Die letzten zwei Kapitel trüben mir das vorangestellte Leseerlebnis deutlich. Es hätte tatsächlich ein kleines Meisterwerk werden können. Dafür verliert die Geschichte allerdings ihren anfänglichen Stil, was ich sehr bedauere. Apropos Stil – die Illustrationen sind bis auf eine Kleinigkeit wirklich erstklassig. Szymon Kudranski hat für mich zwar den Eindruck erweckt, als sehen sich die Gesichter zahlreicher Nebenfiguren zu ähnlich, jedoch rettet John Kalisz diese Kleinigkeit mit seiner Farbgebung. Im spielenden Wechsel erhalten wir unterkühlte Mafia-Passagen, gelbstichige Erinnerungserzählungen und auch emotionale Höhepunkte werden markant farblich aufgefangen – wirklich sehenswert.
Die Entwicklungen der letzten beiden Kapitel sind für mich allerdings so schwerwiegend, dass ich leider einen ganzen Bat-Head abziehen muss. Und das obwohl diese Geschichte auf so weiten Strecken unfassbar gut geschrieben wurde. Schade. Wirklich schade. Nichtsdestotrotz eine absolute Kaufempfehlung meinerseits.
4 von 5 Bat-Heads
Bei Panini liegt der Band aktuell nur noch im Softcover vor.

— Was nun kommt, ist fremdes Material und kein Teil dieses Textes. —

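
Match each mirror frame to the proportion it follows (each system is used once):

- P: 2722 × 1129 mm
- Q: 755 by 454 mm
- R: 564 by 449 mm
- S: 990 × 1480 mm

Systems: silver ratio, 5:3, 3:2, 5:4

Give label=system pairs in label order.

P=silver ratio, Q=5:3, R=5:4, S=3:2

P = 2722/1129 ≈ 2.411 → silver ratio (2.414)
Q = 755/454 ≈ 1.663 → 5:3 (1.667)
R = 564/449 ≈ 1.256 → 5:4 (1.250)
S = 1480/990 ≈ 1.495 → 3:2 (1.500)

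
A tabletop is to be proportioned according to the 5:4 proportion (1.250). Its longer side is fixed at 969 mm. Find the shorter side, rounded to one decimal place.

775.2 mm

5:4 = 1.25000.
Shorter side = 969 ÷ 1.25000 ≈ 775.200 → 775.2 mm.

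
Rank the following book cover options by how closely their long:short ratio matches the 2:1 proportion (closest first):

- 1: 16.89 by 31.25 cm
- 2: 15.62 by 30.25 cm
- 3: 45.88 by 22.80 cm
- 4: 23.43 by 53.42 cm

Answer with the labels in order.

1: 31.25/16.89 ≈ 1.850 → |1.850 − 2.000| = 0.150
2: 30.25/15.62 ≈ 1.937 → |1.937 − 2.000| = 0.063
3: 45.88/22.80 ≈ 2.012 → |2.012 − 2.000| = 0.012
4: 53.42/23.43 ≈ 2.280 → |2.280 − 2.000| = 0.280

3, 2, 1, 4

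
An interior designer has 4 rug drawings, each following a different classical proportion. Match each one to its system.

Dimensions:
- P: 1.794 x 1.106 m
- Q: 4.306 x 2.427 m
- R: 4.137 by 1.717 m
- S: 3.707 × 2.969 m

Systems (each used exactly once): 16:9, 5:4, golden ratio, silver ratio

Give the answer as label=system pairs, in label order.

P=golden ratio, Q=16:9, R=silver ratio, S=5:4

P = 1.794/1.106 ≈ 1.622 → golden ratio (1.618)
Q = 4.306/2.427 ≈ 1.774 → 16:9 (1.778)
R = 4.137/1.717 ≈ 2.409 → silver ratio (2.414)
S = 3.707/2.969 ≈ 1.249 → 5:4 (1.250)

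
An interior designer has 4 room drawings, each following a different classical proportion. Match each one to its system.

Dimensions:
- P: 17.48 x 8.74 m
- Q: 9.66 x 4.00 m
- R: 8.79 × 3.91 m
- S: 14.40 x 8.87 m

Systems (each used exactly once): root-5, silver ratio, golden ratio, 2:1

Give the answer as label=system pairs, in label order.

Ratios: P ≈ 2.000; Q ≈ 2.415; R ≈ 2.248; S ≈ 1.623.
Targets: root-5 ≈ 2.236; silver ratio ≈ 2.414; golden ratio ≈ 1.618; 2:1 ≈ 2.000.

P=2:1, Q=silver ratio, R=root-5, S=golden ratio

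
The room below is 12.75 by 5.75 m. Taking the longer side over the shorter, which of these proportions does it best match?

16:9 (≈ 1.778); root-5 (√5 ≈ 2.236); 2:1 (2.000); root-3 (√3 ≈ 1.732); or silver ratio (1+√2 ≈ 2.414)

12.75/5.75 ≈ 2.217. Nearest candidates are root-5 (2.236, off by 0.019) and silver ratio (2.414, off by 0.197).

root-5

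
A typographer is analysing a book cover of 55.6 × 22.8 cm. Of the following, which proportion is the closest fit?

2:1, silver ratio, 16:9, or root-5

silver ratio

55.6/22.8 ≈ 2.439. Nearest candidates are silver ratio (2.414, off by 0.025) and root-5 (2.236, off by 0.203).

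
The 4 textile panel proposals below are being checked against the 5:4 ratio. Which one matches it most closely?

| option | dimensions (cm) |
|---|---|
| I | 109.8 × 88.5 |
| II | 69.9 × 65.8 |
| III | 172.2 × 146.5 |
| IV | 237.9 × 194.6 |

Ratios (long/short): I ≈ 1.241; II ≈ 1.062; III ≈ 1.175; IV ≈ 1.223.
5:4 ≈ 1.250; option I is nearest (Δ 0.009).

I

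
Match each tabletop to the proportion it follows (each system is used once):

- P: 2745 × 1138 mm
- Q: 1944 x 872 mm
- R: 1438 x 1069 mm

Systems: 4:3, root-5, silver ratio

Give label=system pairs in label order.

P = 2745/1138 ≈ 2.412 → silver ratio (2.414)
Q = 1944/872 ≈ 2.229 → root-5 (2.236)
R = 1438/1069 ≈ 1.345 → 4:3 (1.333)

P=silver ratio, Q=root-5, R=4:3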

Pinguin: Schmerz und Vorurteil (Softcover)
Übrigens: Panini gibt in einer Preview noch ein paar weitere Einblicke.
LESEPROBE (bereitgestellt von ©Panini Comics)
DISCLAIMER
Für die vorliegende Review wurde uns ein Rezensionsexemplar von Panini Comics Deutschland zur Verfügung gestellt. Dafür vielen Dank!
Mit dem Ende hatte ich auch ein kleinwenig Probleme, hab es aber irgendwo als nette Hommage an „Die Vögel“ und entfernt an „Batmans Rückkehr“ verbucht.
Schmerz und Vorurteil hat mir wenig Freude bereitet aber Jason Aaron’s oneshot Joker’s Asylum Penguin #1 erhältlich als Batman Arkham Penguin Taschenbuch (ich sammelte die komplette Reihe) und alles vom Penguin in No Mans Land würde ich jederzeit wieder gerne lesen. Das review hat mir dennoch Freude bereitet.